Standing for ocean acidification system, OASYS is where the magic happens, or, rather, the science. This past summer nine college students took part in a rigorous 10-week internship working alongside the professionals at Mote Marine on critical areas of scientific research including coral health, the antibiotic potentials of shark mucus and the effects of ocean acidification, climate change’s “evil twin” and a growing problem caused by the absorption of too much carbon dioxide in the ocean.

While some scientists would balk at the introduction of the inexperienced into their lab, not Dr. Emily Hall, staff scientist and manager of the ocean acidification program at Mote Marine, who took on four of the nine incoming interns. It’s a form of paying back, it seems—Hall completed her own internship at Mote Marine before heading off to grad school and returning a bona fide scientist.
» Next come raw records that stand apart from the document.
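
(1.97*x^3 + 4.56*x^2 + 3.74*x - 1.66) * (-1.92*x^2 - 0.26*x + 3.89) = -3.7824*x^5 - 9.2674*x^4 - 0.7031*x^3 + 19.9532*x^2 + 14.9802*x - 6.4574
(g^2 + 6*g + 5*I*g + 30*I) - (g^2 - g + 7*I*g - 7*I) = 7*g - 2*I*g + 37*I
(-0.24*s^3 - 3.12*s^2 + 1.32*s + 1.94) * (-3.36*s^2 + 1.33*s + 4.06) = 0.8064*s^5 + 10.164*s^4 - 9.5592*s^3 - 17.43*s^2 + 7.9394*s + 7.8764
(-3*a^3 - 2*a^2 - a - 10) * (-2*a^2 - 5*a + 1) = 6*a^5 + 19*a^4 + 9*a^3 + 23*a^2 + 49*a - 10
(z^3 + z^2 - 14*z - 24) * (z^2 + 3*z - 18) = z^5 + 4*z^4 - 29*z^3 - 84*z^2 + 180*z + 432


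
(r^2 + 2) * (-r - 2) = -r^3 - 2*r^2 - 2*r - 4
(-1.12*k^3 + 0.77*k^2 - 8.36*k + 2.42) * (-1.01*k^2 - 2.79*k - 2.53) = 1.1312*k^5 + 2.3471*k^4 + 9.1289*k^3 + 18.9321*k^2 + 14.399*k - 6.1226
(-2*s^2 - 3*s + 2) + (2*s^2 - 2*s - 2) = -5*s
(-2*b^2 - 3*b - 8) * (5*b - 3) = -10*b^3 - 9*b^2 - 31*b + 24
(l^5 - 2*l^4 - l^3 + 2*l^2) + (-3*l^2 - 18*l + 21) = l^5 - 2*l^4 - l^3 - l^2 - 18*l + 21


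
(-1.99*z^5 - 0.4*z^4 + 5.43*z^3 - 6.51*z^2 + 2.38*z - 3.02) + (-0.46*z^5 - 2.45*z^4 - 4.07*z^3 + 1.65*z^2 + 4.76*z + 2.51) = -2.45*z^5 - 2.85*z^4 + 1.36*z^3 - 4.86*z^2 + 7.14*z - 0.51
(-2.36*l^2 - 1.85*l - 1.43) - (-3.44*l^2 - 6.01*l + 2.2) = 1.08*l^2 + 4.16*l - 3.63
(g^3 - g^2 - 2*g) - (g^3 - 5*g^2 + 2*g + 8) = 4*g^2 - 4*g - 8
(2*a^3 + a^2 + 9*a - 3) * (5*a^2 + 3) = 10*a^5 + 5*a^4 + 51*a^3 - 12*a^2 + 27*a - 9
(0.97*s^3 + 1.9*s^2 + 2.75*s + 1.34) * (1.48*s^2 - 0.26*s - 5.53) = 1.4356*s^5 + 2.5598*s^4 - 1.7881*s^3 - 9.2388*s^2 - 15.5559*s - 7.4102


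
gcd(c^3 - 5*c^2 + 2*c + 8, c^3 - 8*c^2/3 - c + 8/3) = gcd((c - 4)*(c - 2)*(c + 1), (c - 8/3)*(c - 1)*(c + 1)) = c + 1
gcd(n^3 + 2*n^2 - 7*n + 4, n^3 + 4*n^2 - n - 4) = n^2 + 3*n - 4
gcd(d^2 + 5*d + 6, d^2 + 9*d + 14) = d + 2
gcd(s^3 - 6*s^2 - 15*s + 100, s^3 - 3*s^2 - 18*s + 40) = s^2 - s - 20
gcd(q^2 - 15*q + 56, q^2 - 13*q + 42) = q - 7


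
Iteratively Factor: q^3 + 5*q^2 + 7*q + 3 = (q + 1)*(q^2 + 4*q + 3) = (q + 1)^2*(q + 3)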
“I learned an incredible amount just being able to be hands-on and one-on-one with a researcher in the field,” Hall says. “I couldn’t have asked for a better experience.” And it’s one that she wants to pass on to the students who enter the lab excited but unsure and leave confident, energetic and asking questions about graduate school and career paths.  “I absolutely want to pay it forward,” Hall says, “because I want our future scientists to be as strong as possible.”

 Getting one-on-one experience with Mote’s expert researchers and taking part in hands-on laboratory research, it’s all part of the institution’s mission to ensure the next generation of scientists receive the support they need. These real-world experiences were made possible by the Research Experiences for Undergraduates (REU) and a sister program created by Mote Marine in partnership with the Nature Conservancy’s high school internship program.
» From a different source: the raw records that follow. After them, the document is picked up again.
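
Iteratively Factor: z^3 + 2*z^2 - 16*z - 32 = (z + 2)*(z^2 - 16) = (z + 2)*(z + 4)*(z - 4)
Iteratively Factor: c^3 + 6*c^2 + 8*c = (c + 2)*(c^2 + 4*c) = (c + 2)*(c + 4)*(c)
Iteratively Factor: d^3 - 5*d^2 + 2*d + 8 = (d - 4)*(d^2 - d - 2) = (d - 4)*(d + 1)*(d - 2)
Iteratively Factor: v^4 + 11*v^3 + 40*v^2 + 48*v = (v + 3)*(v^3 + 8*v^2 + 16*v) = (v + 3)*(v + 4)*(v^2 + 4*v) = (v + 3)*(v + 4)^2*(v)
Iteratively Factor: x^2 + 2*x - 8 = (x - 2)*(x + 4)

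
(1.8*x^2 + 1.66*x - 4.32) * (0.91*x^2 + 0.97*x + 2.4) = 1.638*x^4 + 3.2566*x^3 + 1.999*x^2 - 0.206400000000001*x - 10.368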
“All of my students literally had their hands in the tanks, measuring scallops, weighing them, cleaning the tanks,” says Hall. “Carbon dioxide’s always been absorbed by oceans, but because of the rate it’s going in, it’s starting to shift the chemistry of our sea water.” This negatively affects local sea life such as coral—the exoskeletons literally dissolving in the acidic water and unable to regrow—but potentially also aquatic economic drivers such as Florida scallops.

Placing Florida scallops in tanks of varying salinity and temperature, the students study the animals’ development over time, taking careful measurements to see how changes in ocean acidification affect growth and health. It’s an important step, says Hall, when students get to not only address real-world issues and see the fruits of their labor, but also to gain a practical understanding of all the theory and convention learned in the classroom. Yes, that tool needs to be acid-washed—not because the teacher said so, but because it could foul up the next experiment if unclean.

And Hall won’t reveal the secret yet, but she and her students did discover something interesting over the summer and she hopes to publish the findings soon.